With the NHL GM’s meetings going on, one of the key issues that they’ve been addressing is hits to the head. It seems appropriate then that Pittsburgh Penguins asshat Matt Cooke has gone on a skull-cracking spree in the last week. Hawk fans will recall Cooke’s actions against Duncan Keith earlier in the year with a dangerous hit, and Duncs didn’t take too kindly to it. Observe:

Now take a gander of what Matt Cooke has been up to this week. First, his hit that sent Marc Savard off on a stretcher, and then the hit against Artem Anisimov that finally got him suspended.

There’s a recurring theme here: Cooke leveling players when their heads are turned. These are predatory, dangerous hits, and the league is right to try to legislate some manner of rules to prevent them. To trust that they’ll be consistent in executing them is obviously erroneous. But this type of hit needs to be eliminated. And while I am growing tired of players having to answer for their clean hits with their fists, Cooke clearly needs to answer for the havoc he’s been wreaking, as there is no misconstruing the intent of these hits as anything other than violently injure another player. His elbows are often out, and the opposing player is never looking. Cooke is lucky that after his hit on Savard, he did not have to answer to Zdeno Chara, as Chara would most certainly fed him his own dick had he been in the lineup, and I’m confident he will at his earliest opportunity. I know I’ll take a certain degree of pleasure in that when it happens.

Ok, I’m done with my neanderthalism on this issue. Just so I’m not misunderstood, hits to the head=BAD, fighting after clean hits=BAD, answering for dirty hits=GOOD. On the more logical side of this coin, if the NHL is looking to seriously combat the concussion issues in the league, it needs to look at the equipment that its skaters are wearing. Hockey equipment now, particularly elbow and shoulder pads, is stronger now than its ever been, because it’s all made with ultra lightweight ultra stiff plastic.
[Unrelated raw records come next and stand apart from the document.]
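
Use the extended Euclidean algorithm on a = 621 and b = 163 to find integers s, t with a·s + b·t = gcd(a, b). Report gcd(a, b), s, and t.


Euclidean algorithm on (621, 163) — divide until remainder is 0:
  621 = 3 · 163 + 132
  163 = 1 · 132 + 31
  132 = 4 · 31 + 8
  31 = 3 · 8 + 7
  8 = 1 · 7 + 1
  7 = 7 · 1 + 0
gcd(621, 163) = 1.
Track Bezout coefficients alongside the remainders: start with r₀ = 621 = a·1 + b·0 (s = 1, t = 0) and r₁ = 163 = a·0 + b·1 (s = 0, t = 1); each new remainder r_{k+1} = r_{k-1} − q_k·r_k inherits s_{k+1} = s_{k-1} − q_k·s_k, t_{k+1} = t_{k-1} − q_k·t_k, so r_k = a·s_k + b·t_k at every step:
  q = 3: r = 132, s = 1 − 3·0 = 1, t = 0 − 3·1 = -3  (check: 621·1 + 163·(-3) = 132)
  q = 1: r = 31, s = 0 − 1·1 = -1, t = 1 − 1·(-3) = 4  (check: 621·(-1) + 163·4 = 31)
  q = 4: r = 8, s = 1 − 4·(-1) = 5, t = -3 − 4·4 = -19  (check: 621·5 + 163·(-19) = 8)
  q = 3: r = 7, s = -1 − 3·5 = -16, t = 4 − 3·(-19) = 61  (check: 621·(-16) + 163·61 = 7)
  q = 1: r = 1, s = 5 − 1·(-16) = 21, t = -19 − 1·61 = -80  (check: 621·21 + 163·(-80) = 1)
The row with r = 1 (the gcd) gives the Bezout coefficients s = 21, t = -80.
Result: 621 · (21) + 163 · (-80) = 1.

gcd(621, 163) = 1; s = 21, t = -80 (check: 621·21 + 163·(-80) = 1).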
These hard capped pads give players an air of invincibility when delivering hits, and the results, as we’re seeing above, can be devastating for the recipients of them. The NHL has no problem with setting standards for goalie equipment, or regulating that players have their jersey properly fastened to their pants to prevent injury, it should carry that through to the elbow and shoulder pads. I’m not saying that the padding needs to go back to the level of what we saw in Slap Shot, as the players themselves are bigger, stronger, and faster than they’ve ever been, but getting the hard-capped pads out of the game would be a step in the right direction.